Marcus shook his head. “I won’t be staying long.” Not now that Cecelia was gone. He’d be going back to his bachelor’s quarters. Until then, he could shave himself, couldn’t he? He hadn’t become so high in the instep as to need help with every little thing, had he?
“As you wish,” the butler said.
“Do you know where Miss Hewitt’s room is located, Tatten?” Marcus asked suddenly.
Tatten stood a little taller. “I know where every room is located, sir.”
“Show me,” Marcus said, striding toward the door.
The butler fell into step quietly beside him and motioned toward the guest wing.
“She’s not in the household wing?”
“No sir,” Tatten said.
“Well, hurry up about it,” Marcus urged. This was the first remnant of hope he’d grabbed hold of all day. Perhaps if he took a look at her room, he might understand a little more about why she left.

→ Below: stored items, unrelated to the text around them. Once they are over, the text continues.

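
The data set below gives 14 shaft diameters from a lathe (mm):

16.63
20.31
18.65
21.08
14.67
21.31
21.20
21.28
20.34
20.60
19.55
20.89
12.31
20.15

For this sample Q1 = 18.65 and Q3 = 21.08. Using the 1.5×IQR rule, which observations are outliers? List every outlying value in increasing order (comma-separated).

IQR = Q3 − Q1 = 21.08 − 18.65 = 2.43.
Lower fence = Q1 − 1.5·IQR = 18.65 − 3.645 = 15.005.
Upper fence = Q3 + 1.5·IQR = 21.08 + 3.645 = 24.725.
12.31 < 15.005 → outlier.
14.67 < 15.005 → outlier.
All remaining values lie within [15.005, 24.725].

12.31, 14.67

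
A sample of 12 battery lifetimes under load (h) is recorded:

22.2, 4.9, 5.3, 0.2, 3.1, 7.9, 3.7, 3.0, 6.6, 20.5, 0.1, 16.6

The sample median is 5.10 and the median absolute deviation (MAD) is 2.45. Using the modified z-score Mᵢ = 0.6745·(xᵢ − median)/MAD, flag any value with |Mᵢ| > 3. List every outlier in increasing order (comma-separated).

|Mᵢ| > 3 ⇔ |xᵢ − 5.10| > 3·2.45/0.6745 = 10.90.
So outliers lie outside [-5.80, 16.00].
16.6: M = 3.17 → outlier.
20.5: M = 4.24 → outlier.
22.2: M = 4.71 → outlier.

16.6, 20.5, 22.2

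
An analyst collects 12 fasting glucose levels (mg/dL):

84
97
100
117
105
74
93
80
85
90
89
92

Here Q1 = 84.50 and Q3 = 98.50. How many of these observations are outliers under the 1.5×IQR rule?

IQR = 14.00; fences at 84.50 − 21.00 = 63.50 and 98.50 + 21.00 = 119.50.
Every value lies within the cutoffs.

0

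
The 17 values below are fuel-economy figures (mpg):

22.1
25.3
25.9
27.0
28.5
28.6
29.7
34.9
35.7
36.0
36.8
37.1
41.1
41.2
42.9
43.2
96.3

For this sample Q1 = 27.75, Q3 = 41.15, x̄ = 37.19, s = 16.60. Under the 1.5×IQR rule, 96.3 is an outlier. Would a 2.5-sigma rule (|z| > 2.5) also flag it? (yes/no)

z = (96.3 − 37.19) / 16.60 = 3.56.
|z| = 3.56 > 2.5.

yes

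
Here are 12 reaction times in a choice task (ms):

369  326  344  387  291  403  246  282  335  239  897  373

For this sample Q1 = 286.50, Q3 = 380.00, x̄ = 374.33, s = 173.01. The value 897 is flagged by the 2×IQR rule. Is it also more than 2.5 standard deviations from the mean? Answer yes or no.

z = (897 − 374.33) / 173.01 = 3.02.
|z| = 3.02 > 2.5.

yes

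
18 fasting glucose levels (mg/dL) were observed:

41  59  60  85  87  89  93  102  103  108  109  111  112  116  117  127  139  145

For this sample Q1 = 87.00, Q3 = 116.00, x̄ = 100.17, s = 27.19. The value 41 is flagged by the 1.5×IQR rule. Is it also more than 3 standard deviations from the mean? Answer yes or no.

no

z = (41 − 100.17) / 27.19 = -2.18.
|z| = 2.18 ≤ 3.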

Marcus followed until Tatten stopped at a doorway, and then he knocked softly and pushed the door open. Marcus held up a hand to stay him. “That will be all, Tatten,” he said.
“As you wish,” Tatten said flatly. He bowed and then turned away down the corridor. Marcus closed the door behind him.
“What the devil were you thinking, Cece?” he whispered to himself.
Her brush still lay on the dressing table, along with a neat stack of hairpins and a bottle of perfume. He pulled the stopper and sniffed. It smelled like sunshine. Like her. He put it back on the table. Her trunk lay at the foot of the bed, and the top was still open, her shoes and other odds and ends littering the interior. Her dresses still hung in the wardrobe, several of them in fact.
How odd that Cecelia would go home and leave all of her belongings behind. Perhaps she planned to return? And to return soon, if the status of her belongings was any indication.
The door creaked open and Marcus turned to scold Tatten, but a dark brunette head came through the doorway. “Marcus!” Ainsley cried, laying a hand above her heart.
“Ainsley,” Marcus muttered absently. “What brings you here?” he asked as he picked up a slipper from the trunk and dangled it from his fingers.
“Not molesting Cecelia’s things, that’s for certain.” She put her hands on her hips and glared at him. “You should respect her privacy, Marcus,” she warned.
“Why are you here?” Marcus asked again.
Ainsley sighed heavily. “I just wanted to see if it was true.”
“If what was true?”
She scratched her head. “If she really left,” Ainsley clarified. “I’d hoped the gnomes were wrong. She needed to be here. More than anyone else, she needed to spend some time in this world.”
What the devil did she mean by that? He dropped the slipper back into the trunk. “Did she say anything to you?” he asked. He watched Ainsley’s face closely.